Carmel, Ind. - During an extended-family potluck dinner, 18-year-old Malcolm Mills, an incoming Purdue University freshman, held a lengthy discussion on the poor living conditions of Cary Quadrangle, a residence hall he has yet to set foot in. The address, taking place from an elevated surface on his house’s outdoor sundeck, lasted nearly eight minutes. His oration was “about eight minutes too long” according to disinterested onlookers.
“It’s going to be a nightmare and I already know it,” said Mills early on in the speech. “An upperclassman said there’s no air conditioning. What could be worse than that?”
“Plus, those tiny rooms? I hear they have the nickname ‘Cary closets’,” he added. “No chance I can fit my queen bed and all my stuff in there.”
Citing cloudy weather and a shoddy white bean tapenade dish, sources state that those in attendance were already on edge before the tirade started.
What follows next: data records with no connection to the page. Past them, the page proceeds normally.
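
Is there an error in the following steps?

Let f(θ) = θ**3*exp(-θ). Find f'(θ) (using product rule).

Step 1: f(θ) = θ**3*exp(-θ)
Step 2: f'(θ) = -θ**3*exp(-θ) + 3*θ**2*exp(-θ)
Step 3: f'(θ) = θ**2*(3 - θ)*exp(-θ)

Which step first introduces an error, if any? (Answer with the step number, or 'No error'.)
No error

All steps in this derivation are correct.
The final answer f'(θ) = θ**2*(3 - θ)*exp(-θ) is valid.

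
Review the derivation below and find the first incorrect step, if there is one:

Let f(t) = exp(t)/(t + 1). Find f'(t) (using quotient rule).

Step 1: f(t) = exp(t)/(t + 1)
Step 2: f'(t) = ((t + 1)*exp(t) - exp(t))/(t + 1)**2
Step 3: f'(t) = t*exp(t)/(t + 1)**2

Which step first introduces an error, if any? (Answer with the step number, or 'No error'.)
No error

All steps in this derivation are correct.
The final answer f'(t) = t*exp(t)/(t + 1)**2 is valid.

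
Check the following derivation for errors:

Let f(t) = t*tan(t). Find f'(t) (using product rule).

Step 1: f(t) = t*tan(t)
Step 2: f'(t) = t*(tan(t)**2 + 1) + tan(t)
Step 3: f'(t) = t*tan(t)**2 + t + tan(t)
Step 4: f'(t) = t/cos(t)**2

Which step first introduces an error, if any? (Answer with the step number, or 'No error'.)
Step 4

Step 4 is incorrect due to a dropped term.
The step shows: t/cos(t)**2
The correct value should be: t/cos(t)**2 + tan(t)

Explanation: A term was dropped: the term tan(t) was incorrectly omitted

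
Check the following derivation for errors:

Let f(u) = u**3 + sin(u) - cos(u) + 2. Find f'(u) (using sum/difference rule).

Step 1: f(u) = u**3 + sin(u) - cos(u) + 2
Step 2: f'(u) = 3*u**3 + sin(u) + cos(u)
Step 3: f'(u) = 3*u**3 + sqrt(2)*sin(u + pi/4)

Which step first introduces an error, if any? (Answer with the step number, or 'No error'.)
Step 2

Step 2 is incorrect due to a wrong exponent.
The step shows: 3*u**3 + sin(u) + cos(u)
The correct value should be: 3*u**2 + sin(u) + cos(u)

Explanation: The exponent 2 on u was incorrectly written as 3: the term 3*u**2 was incorrectly written as 3*u**3
The later steps are derived from this incorrect expression, so the error originates in Step 2.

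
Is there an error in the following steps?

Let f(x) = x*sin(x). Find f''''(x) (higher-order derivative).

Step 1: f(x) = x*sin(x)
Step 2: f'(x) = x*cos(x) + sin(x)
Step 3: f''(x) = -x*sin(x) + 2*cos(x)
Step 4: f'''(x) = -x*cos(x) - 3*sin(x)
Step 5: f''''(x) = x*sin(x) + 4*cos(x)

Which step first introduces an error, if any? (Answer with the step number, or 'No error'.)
Step 5

Step 5 is incorrect due to a sign flip.
The step shows: x*sin(x) + 4*cos(x)
The correct value should be: x*sin(x) - 4*cos(x)

Explanation: The sign of one term was flipped: the term -4*cos(x) was incorrectly written as 4*cos(x)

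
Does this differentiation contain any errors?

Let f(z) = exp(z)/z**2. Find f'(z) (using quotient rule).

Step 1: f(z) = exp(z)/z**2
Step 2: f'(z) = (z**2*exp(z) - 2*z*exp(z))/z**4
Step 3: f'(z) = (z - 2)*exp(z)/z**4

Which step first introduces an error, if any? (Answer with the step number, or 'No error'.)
Step 3

Step 3 is incorrect due to a wrong exponent.
The step shows: (z - 2)*exp(z)/z**4
The correct value should be: (z - 2)*exp(z)/z**3

Explanation: The exponent -3 on z was incorrectly written as -4: the term (z - 2)*exp(z)/z**3 was incorrectly written as (z - 2)*exp(z)/z**4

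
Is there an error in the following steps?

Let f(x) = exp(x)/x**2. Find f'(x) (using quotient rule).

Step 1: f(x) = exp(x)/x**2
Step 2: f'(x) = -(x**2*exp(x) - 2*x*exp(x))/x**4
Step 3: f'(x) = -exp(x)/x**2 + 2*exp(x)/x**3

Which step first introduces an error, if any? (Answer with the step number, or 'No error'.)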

However, during the rant, multiple people were seen gathering their plates and hesitantly sidling away for second helpings in order to avoid hearing more of Mills's driveling.
“It was all completely unnecessary and over-exaggerated. He hasn’t even lived there yet,” exclaimed Vicky Phelps, a neighbor who was only stopping by to drop off a casserole dish she had borrowed from Mills’s mother earlier that month. “You’d have thought he was describing a Russian gulag instead of a college dorm.”
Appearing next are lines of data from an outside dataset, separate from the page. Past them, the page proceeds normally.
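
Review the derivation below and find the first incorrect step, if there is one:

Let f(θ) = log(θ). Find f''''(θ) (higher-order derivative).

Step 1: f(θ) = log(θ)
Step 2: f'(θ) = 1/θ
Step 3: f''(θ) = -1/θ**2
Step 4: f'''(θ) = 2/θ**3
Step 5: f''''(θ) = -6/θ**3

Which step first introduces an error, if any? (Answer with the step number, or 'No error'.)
Step 5

Step 5 is incorrect due to a wrong exponent.
The step shows: -6/θ**3
The correct value should be: -6/θ**4

Explanation: The exponent -4 on θ was incorrectly written as -3: the term -6/θ**4 was incorrectly written as -6/θ**3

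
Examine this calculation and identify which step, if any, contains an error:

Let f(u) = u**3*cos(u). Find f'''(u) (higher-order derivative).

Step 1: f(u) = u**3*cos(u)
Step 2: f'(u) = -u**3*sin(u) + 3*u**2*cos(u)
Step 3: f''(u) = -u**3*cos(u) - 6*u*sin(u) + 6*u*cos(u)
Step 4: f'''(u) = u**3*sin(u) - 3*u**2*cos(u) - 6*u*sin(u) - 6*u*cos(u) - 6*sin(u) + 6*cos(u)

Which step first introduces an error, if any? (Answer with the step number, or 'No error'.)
Step 3

Step 3 is incorrect due to a wrong exponent.
The step shows: -u**3*cos(u) - 6*u*sin(u) + 6*u*cos(u)
The correct value should be: -u**3*cos(u) - 6*u**2*sin(u) + 6*u*cos(u)

Explanation: The exponent 2 on u was incorrectly written as 1: the term -6*u**2*sin(u) was incorrectly written as -6*u*sin(u)
The later steps are derived from this incorrect expression, so the error originates in Step 3.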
Another bystander shared her thoughts with reporters.
“I don’t get where all of the frustration came from,” said Jessica Roberts, 24, Mills’ older sister. “He’s never too great to be around but this was exceptionally unpleasant. Thankfully, my uncle had spilled a small plate of baked beans on my blouse during his rant, giving me an excuse to leave.”
Eyewitnesses noted that Mills was becoming visibly flustered the longer he spoke and that his speech lost logic and structure with every passing syllable.
“I knew he was in trouble when he started insulting his future roommate solely based on his Facebook profile,” added Roberts. “I tried to explain to him that there’s no way his dorm experience could be ‘that bad’, but he wouldn't have it. A classic cry for attention in my book.”
Post-oration, Mills stepped down from his patio bench podium and went inside to complain to his mother for “preparing the chicken differently than she normally does,” and proceeded to the family's desktop computer for hours of online video games.
This just in: Mills has just discovered the Cary Quadrangle is an all-male residence hall, making freshman orientation group correspondingly all-male. Many expect this news to incite another back-porch tirade in the future.